A difícil tarefa de extrair do
mais fundo essa ideia criada muitos meses atrás. A incapacidade de, no manuseio
dessas ferramentas do dia a dia, ir enterrando as mãos no próprio corpo e nele
encontrar e eviscerar calmamente o sentimento até que não reste senão a ideia
do sentimento.
Um afeto apenas de lembrança e
conceitos e pequenos estremecimentos que chegam assim no meio da tarde como sem
aviso e sem aviso também vão embora, deixando em seu lugar silêncio e outra
coisa que não sei.
Matá-lo a fome e sede, inanição
induzida, cortar-lhe oxigênio para que morra e morrendo viva, mas não aqui, não
agora, não dessa maneira. Convém estudar-lhe antes as maneiras, como se
locomove e do que se alimenta, se respira debaixo d’água, se é imune ao sol, se
sobrevive muito tempo longe da terra e se, acuado, recua para um buraco e nele
se esconde até que tudo passe e ele possa novamente colocar a cabeça fora da
toca. Não faço ideia da natureza das
coisas sem natureza definida.
Meu projeto é de morte, é de nadar até não haver fôlego, exaurir o corpo e na exaustão descansar, encontrar paz.
Meu projeto é de morte, é de nadar até não haver fôlego, exaurir o corpo e na exaustão descansar, encontrar paz.
Escrevo paz e automaticamente
tenho vergonha, escrevo sossego e logo quero despedaçar cada muda de roupa e
atirar fora todos os livros que li por madrugadas inteiras porque neles aprendi que não
há calmaria nesse lugar aonde pretendo ir.

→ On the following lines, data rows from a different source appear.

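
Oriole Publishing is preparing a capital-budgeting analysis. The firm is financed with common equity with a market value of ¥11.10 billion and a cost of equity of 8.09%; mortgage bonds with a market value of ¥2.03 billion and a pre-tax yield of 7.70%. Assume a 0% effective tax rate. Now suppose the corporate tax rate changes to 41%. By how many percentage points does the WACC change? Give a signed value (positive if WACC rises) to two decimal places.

Current WACC:
Total capital V = 11.1 + 2.03 = 13.13.
Equity: weight = 11.1/13.13 = 0.8454; cost = 8.09%.
Mortgage bonds: weight = 2.03/13.13 = 0.1546; after-tax cost = 7.7% × (1 − 0%) = 7.7000%.
WACC = 0.8454 × 8.0900% + 0.1546 × 7.7000% = 8.0297%.
After the change:
Total capital V = 11.1 + 2.03 = 13.13.
Equity: weight = 11.1/13.13 = 0.8454; cost = 8.09%.
Mortgage bonds: weight = 2.03/13.13 = 0.1546; after-tax cost = 7.7% × (1 − 41%) = 4.5430%.
WACC = 0.8454 × 8.0900% + 0.1546 × 4.5430% = 7.5416%.
Change in WACC = 7.5416% − 8.0297% = -0.4881 pp.

-0.49 pp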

O meu projeto é de defenestrar.
Jamais pensei em usar essa palavra terrível para algo assim. Lembro de Ana C.
saltando pela janela. Havia beleza nessa queda?
HH escrevendo loucamente e
loucamente adoecendo de amor, mas sobretudo vivendo os últimos anos e nesses anos
os dias todos preenchidos apenas de vontade. Uma poeta em conversa permanente
com espíritos, cercada por emanações vaporosas que eram gente, ruído, paixões e gozos inadiáveis, eram apelos ruidosos para que ficasse e aqui
voltasse a se entregar.
Mas isso era HH. Eu sou apenas uma
letra, um H, consoante muda que não dobra nem triplica, arruinada de antemão
pelo silêncio, uma trave sustentada por colunas.
Então é o nome que pretendo
agora matar a golpes de qualquer arma que se preste à morte: vontade. O nome, a
letra, o H desgarrado de alfabeto.
Tudo começa e termina nessa
tentativa canhestra de enterrar as unhas e buscar no mais fundo o veio d’água
possível. Dele viver uns bons dias sem fartura nem miséria, apenas o que de preciso para a travessia.
Feito a cacimba do quintal da
avó. Quintal inexistente aonde ia quando tinha seis ou sete anos. Admirar o fosso
no meio da tarde era o divertimento de menino. Encantamento de uma queda que
nunca vinha porque eu sempre evitava cair. Então batia na porta da vizinha e
dizia que era boa hora pra brincar, e lá íamos até o beco e no beco enfiávamos
os pés na areia preta e úmida que era como nossos corpos de criança.
Ali o fundo de água possível.
Não morreria de sede, cairia mas não morreria, ficaria talvez dias e dias até
que alguém me encontrasse, a mãe, o pai talvez, a avó certamente. Nesse buraco
eu poderia falar com os peixes, uns poucos, que responderiam em linguagem de
peixe movendo as barbatanas e descamando mensagem que eu não entenderia.
Todavia entendo. Falo
com peixes, dou mergulhos demorados na praia e volto cheio de conversas, restos
de outra vida, retalhos inservíveis que junto e digo que me pertencem.
Isso também é matar. Estar ao
largo do que importa, combinar rotas, alterar drasticamente o trajeto e nele
inserir pontos de interrogação, liberar-se de qualquer receio. É isso o que
dizem os peixes roçando pele contra pele quando vem uma onda mais forte e de
súbito perco esse peso todo que levo comigo.
Os peixes carregam o peso e o
devolvem ao mar. E dizem mais. Dizem que toda paixão é caminho
de morte. Que todo corpo se consome. Que toda ideia se finda.
Conheço bem
essa geografia do sonho e do desespero.